Along with Confederate and Viking monuments, the years following the Civil War witnessed the creation of a number of monuments to the Puritans, as the newly reunited United States sought for a vocabulary of shared founding. Against what one might expect, the city of Boston, so intimately associated with Puritanism, has more statues of antagonists of the city’s Puritan founders than of those founders themselves, indicating a squeamishness with some aspects of the Puritan legacy. We have, for instance, a statue of John Winthrop, one of the founders of the Massachusetts Bay Colony, that was originally in a prominent location in old Scollay Square (now Government Center). Because of construction, however, it was downgraded to standing outside of the First Church of Boston’s preschool, looking for all the world as if he is on a timeout. Meanwhile, Anne Hutchinson, who bedeviled Puritan ministers and magistrates during the Antinomian Controversy, occupies a prominent spot on the State House lawn. And her compatriot, Mary Dyer, who was hanged by the Massachusetts Bay Colony for professing her Quaker faith, also enjoys a spot on the State House lawn, just across Beacon Street from the famous Robert Gould Shaw memorial by artist Augustus Saint-Gaudens.

To limit our critique to Confederate statues misses the opportunity to engage with forms of racism memorialized all over the United States.

As Erika Doss detailed, Puritan statues elsewhere in Massachusetts faced similar indignities. A statue in Springfield, erected by descendants of Deacon Samuel Chapin, was dedicated in 1887. The Chapin family commissioned Augustus Saint-Gaudens to produce this statue of their forebear, but Saint-Gaudens played up the forbidding features of the figure to such a cartoonish degree that it possesses an almost infernal quality. After repeated incidents of vandalism, the statue was moved from a busy and crowded spot in the heart of Springfield to a more remote location near the city’s new art museum. The statue’s high drama, though, was perceived so praisingly by those outside of Massachusetts that dozens of copies were made and installed elsewhere in the United States.
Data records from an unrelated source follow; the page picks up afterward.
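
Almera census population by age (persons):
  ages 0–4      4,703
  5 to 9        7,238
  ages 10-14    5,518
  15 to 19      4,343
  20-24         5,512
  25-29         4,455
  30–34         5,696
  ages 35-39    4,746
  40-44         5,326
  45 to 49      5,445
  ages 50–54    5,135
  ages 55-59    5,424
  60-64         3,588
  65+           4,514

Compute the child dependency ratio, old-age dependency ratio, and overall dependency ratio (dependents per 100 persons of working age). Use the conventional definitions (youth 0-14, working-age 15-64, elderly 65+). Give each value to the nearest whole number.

0–14: 4,703 + 7,238 + 5,518 = 17,459
15–64: 4,343 + 5,512 + 4,455 + 5,696 + 4,746 + 5,326 + 5,445 + 5,135 + 5,424 + 3,588 = 49,670
65+: 4,514
Youth dependency ratio = 17,459 / 49,670 × 100 = 35
Old-age dependency ratio = 4,514 / 49,670 × 100 = 9
Total dependency ratio = (17,459 + 4,514) / 49,670 × 100 = 21,973 / 49,670 × 100 = 44

Youth dependency ratio: 35
Old-age dependency ratio: 9
Total dependency ratio: 44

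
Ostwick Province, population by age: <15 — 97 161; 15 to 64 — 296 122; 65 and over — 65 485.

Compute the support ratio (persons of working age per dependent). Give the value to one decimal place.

Support ratio = 296 122 / (97 161 + 65 485) = 296 122 / 162 646 = 1.8

Support ratio: 1.8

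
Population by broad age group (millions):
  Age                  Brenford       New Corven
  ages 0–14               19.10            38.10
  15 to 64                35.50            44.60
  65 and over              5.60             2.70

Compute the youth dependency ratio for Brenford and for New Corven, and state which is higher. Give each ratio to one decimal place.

Brenford: 19.10 / 35.50 × 100 = 53.8
New Corven: 38.10 / 44.60 × 100 = 85.4

Brenford: 53.8
New Corven: 85.4
Higher: New Corven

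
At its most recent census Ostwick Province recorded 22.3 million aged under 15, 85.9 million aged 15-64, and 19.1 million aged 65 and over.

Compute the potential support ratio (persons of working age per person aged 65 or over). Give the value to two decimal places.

Potential support ratio = 85.9 / 19.1 = 4.50

Potential support ratio: 4.50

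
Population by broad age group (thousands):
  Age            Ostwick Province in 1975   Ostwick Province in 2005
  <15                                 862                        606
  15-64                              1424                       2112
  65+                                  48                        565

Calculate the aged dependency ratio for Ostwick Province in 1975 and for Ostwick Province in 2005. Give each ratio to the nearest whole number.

Ostwick Province in 1975: 3
Ostwick Province in 2005: 27

Ostwick Province in 1975: 48 / 1424 × 100 = 3
Ostwick Province in 2005: 565 / 2112 × 100 = 27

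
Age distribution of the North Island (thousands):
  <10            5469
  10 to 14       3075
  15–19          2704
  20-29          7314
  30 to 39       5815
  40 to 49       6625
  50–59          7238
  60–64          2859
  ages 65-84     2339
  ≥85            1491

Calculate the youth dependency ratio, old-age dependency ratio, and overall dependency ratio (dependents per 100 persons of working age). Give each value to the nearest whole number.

Youth dependency ratio: 26
Old-age dependency ratio: 12
Total dependency ratio: 38

0–14: 5469 + 3075 = 8544
15–64: 2704 + 7314 + 5815 + 6625 + 7238 + 2859 = 32555
65+: 2339 + 1491 = 3830
Youth dependency ratio = 8544 / 32555 × 100 = 26
Old-age dependency ratio = 3830 / 32555 × 100 = 12
Total dependency ratio = (8544 + 3830) / 32555 × 100 = 12374 / 32555 × 100 = 38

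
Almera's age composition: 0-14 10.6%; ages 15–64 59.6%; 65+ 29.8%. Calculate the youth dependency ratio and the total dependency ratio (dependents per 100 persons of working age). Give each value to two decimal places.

Youth dependency ratio = 10.6 / 59.6 × 100 = 17.79
Total dependency ratio = (10.6 + 29.8) / 59.6 × 100 = 40.4 / 59.6 × 100 = 67.79

Youth dependency ratio: 17.79
Total dependency ratio: 67.79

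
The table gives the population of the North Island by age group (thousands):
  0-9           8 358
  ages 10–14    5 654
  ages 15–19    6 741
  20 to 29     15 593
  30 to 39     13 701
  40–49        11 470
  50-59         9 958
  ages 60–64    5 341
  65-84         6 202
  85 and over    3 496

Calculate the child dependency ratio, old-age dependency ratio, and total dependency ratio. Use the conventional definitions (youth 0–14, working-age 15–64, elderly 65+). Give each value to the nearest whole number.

0–14: 8 358 + 5 654 = 14 012
15–64: 6 741 + 15 593 + 13 701 + 11 470 + 9 958 + 5 341 = 62 804
65+: 6 202 + 3 496 = 9 698
Youth dependency ratio = 14 012 / 62 804 × 100 = 22
Old-age dependency ratio = 9 698 / 62 804 × 100 = 15
Total dependency ratio = (14 012 + 9 698) / 62 804 × 100 = 23 710 / 62 804 × 100 = 38

Youth dependency ratio: 22
Old-age dependency ratio: 15
Total dependency ratio: 38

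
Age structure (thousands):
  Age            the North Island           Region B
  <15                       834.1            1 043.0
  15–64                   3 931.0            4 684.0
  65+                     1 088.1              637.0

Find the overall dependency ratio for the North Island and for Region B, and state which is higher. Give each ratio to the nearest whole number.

the North Island: (834.1 + 1 088.1) / 3 931.0 × 100 = 1 922.2 / 3 931.0 × 100 = 49
Region B: (1 043.0 + 637.0) / 4 684.0 × 100 = 1 680.0 / 4 684.0 × 100 = 36

the North Island: 49
Region B: 36
Higher: the North Island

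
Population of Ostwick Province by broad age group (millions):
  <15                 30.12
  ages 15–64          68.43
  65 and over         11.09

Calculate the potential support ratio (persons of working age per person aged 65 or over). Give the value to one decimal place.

Potential support ratio: 6.2

Potential support ratio = 68.43 / 11.09 = 6.2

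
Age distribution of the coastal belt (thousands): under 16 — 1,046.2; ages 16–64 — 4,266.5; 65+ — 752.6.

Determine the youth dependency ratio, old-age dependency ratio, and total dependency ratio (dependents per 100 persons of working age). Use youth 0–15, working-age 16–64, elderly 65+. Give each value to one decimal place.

Youth dependency ratio: 24.5
Old-age dependency ratio: 17.6
Total dependency ratio: 42.2

Youth dependency ratio = 1,046.2 / 4,266.5 × 100 = 24.5
Old-age dependency ratio = 752.6 / 4,266.5 × 100 = 17.6
Total dependency ratio = (1,046.2 + 752.6) / 4,266.5 × 100 = 1,798.8 / 4,266.5 × 100 = 42.2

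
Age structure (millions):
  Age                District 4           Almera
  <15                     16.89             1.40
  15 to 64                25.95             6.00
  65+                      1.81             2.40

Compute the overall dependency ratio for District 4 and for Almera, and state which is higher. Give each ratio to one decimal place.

District 4: (16.89 + 1.81) / 25.95 × 100 = 18.70 / 25.95 × 100 = 72.1
Almera: (1.40 + 2.40) / 6.00 × 100 = 3.80 / 6.00 × 100 = 63.3

District 4: 72.1
Almera: 63.3
Higher: District 4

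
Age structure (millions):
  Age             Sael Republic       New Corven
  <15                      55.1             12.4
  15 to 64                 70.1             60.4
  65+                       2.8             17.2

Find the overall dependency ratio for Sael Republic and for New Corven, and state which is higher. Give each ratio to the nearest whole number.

Sael Republic: 83
New Corven: 49
Higher: Sael Republic

Sael Republic: (55.1 + 2.8) / 70.1 × 100 = 57.9 / 70.1 × 100 = 83
New Corven: (12.4 + 17.2) / 60.4 × 100 = 29.6 / 60.4 × 100 = 49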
Most monuments of Puritans, Columbus, and Confederate soldiers were erected as part of a broader national phenomenon of “statue mania.” As Doss explains in Memorial Mania, “statue mania erupted in the United States from the 1870s to the 1920s” because public monuments offered a way for post–Civil War America to “reimagine what Benedict Anderson terms the ‘affective bonds of nationalism.’” Massachusetts’s intimacy with Puritanism was probably the same thing that prevented it from erecting many monuments to Puritans during this period: the commonwealth’s knowledge of Puritanism was too specific to be generalized for a project of building national identity. At the same time, though, outside of Boston the figure of the Puritan offered many Americans the fantasy of a single, coherent, and indisputably European point of national origin. Just as Confederate statues offered some a way to speak of both loss and racial identity, statues of a generic Puritan figure offer a way to reimagine and perform the affective bonds of a shared white nationalism.

I am happy to see Confederate statues coming down in places where they cause hurt to people who have to pass them every day. The moment of their removal also offers a chance to reimagine the meaning of the statues that do remain. Rather than treat public statuary as a form of secular canonization, we would do better to treat each statue as an invitation to think critically about the story it tells about a past, the work it does in the present, and the impact it has on the future.